The Japanese company and its French alliance partner Renault will invest more than 420 million pounds ($642.6 million) in the project, including the construction of a lithium ion battery plant on the site.
Sunderland will be the third global production site for the five-seat Leaf hatchback, which is the centerpiece of Nissan's plans to take the lead in zero emissions vehicles.
Production begins in Oppama, Japan, later this year followed by Smyrna, Tennessee, in the United States, in 2012.
Sunderland will come on line in early 2013 with an initial annual production capacity of about 50,000 units, Nissan said.
Initial sales of the Leaf begin this year in Japan, the United States and selected European markets. Nissan aims for global mass marketing from 2012.
So far, Nissan and Renault have announced global electric vehicle production capacity of 500,000 units. Renault begins rolling out its electric cars next year.
Nissan will start preparing Sunderland's Number 2 line in 2012 for the addition of the Leaf. It will be made alongside the Juke compact crossover, which enters production this August.

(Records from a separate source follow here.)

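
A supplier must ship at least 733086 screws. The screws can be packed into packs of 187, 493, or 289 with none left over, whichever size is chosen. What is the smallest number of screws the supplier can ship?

The number of screws must be a common multiple of 187, 493, and 289, so a multiple of their LCM.
187 = 11 × 17
493 = 17 × 29
289 = 17^2
LCM(187, 493, 289) = 11 × 17^2 × 29 = 92191.
Smallest multiple of 92191 that is ≥ 733086: ⌈733086/92191⌉ × 92191 = 8 × 92191 = 737528.

737528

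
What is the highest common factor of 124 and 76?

124 = 2^2 × 31
76 = 2^2 × 19
gcd(124, 76) = 2^2 = 4.

4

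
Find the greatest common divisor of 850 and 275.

850 = 2 × 5^2 × 17
275 = 5^2 × 11
gcd(850, 275) = 5^2 = 25.

25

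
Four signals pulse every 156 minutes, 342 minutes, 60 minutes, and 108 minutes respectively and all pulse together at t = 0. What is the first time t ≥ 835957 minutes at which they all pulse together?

933660 minutes

Joint pulses occur at multiples of LCM(156, 342, 60, 108).
156 = 2^2 × 3 × 13
342 = 2 × 3^2 × 19
60 = 2^2 × 3 × 5
108 = 2^2 × 3^3
LCM(156, 342, 60, 108) = 2^2 × 3^3 × 5 × 13 × 19 = 133380.
Smallest multiple of 133380 that is ≥ 835957: ⌈835957/133380⌉ × 133380 = 7 × 133380 = 933660.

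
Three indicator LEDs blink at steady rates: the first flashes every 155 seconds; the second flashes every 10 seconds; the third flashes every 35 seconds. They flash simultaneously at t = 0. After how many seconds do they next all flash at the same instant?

2170 seconds

The first simultaneous occurrence is after LCM of the individual periods.
155 = 5 × 31
10 = 2 × 5
35 = 5 × 7
LCM(155, 10, 35) = 2 × 5 × 7 × 31 = 2170.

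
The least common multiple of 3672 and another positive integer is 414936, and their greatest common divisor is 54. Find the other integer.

gcd × lcm = product of the two integers, so the other integer is (54 × 414936) / 3672 = 6102.

6102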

Sunderland will also get a battery manufacturing plant with capacity of 60,000 units a year. It enters operation in 2012 and will supply both Nissan and Renault electric vehicles.
Nissan said production of the Leaf and batteries would be supported by a British government grant of 20.7 million pounds and a proposed finance package of up to 220 million euros ($302 million) from the European Investment Bank.
Nissan has not yet specified how much the Leaf will cost, saying only that it will be competitive with similar-sized cars with conventional engines, excluding the price of the batteries, which will likely be leased in most cases.
The company is expected to announce a price range for the Leaf at the end of this month to start taking orders from customers.
The Sunderland battery plant will supply lithium-ion batteries developed jointly by Nissan and Japan's NEC Corp. Nissan is also due to produce batteries in Portugal to supply the European market.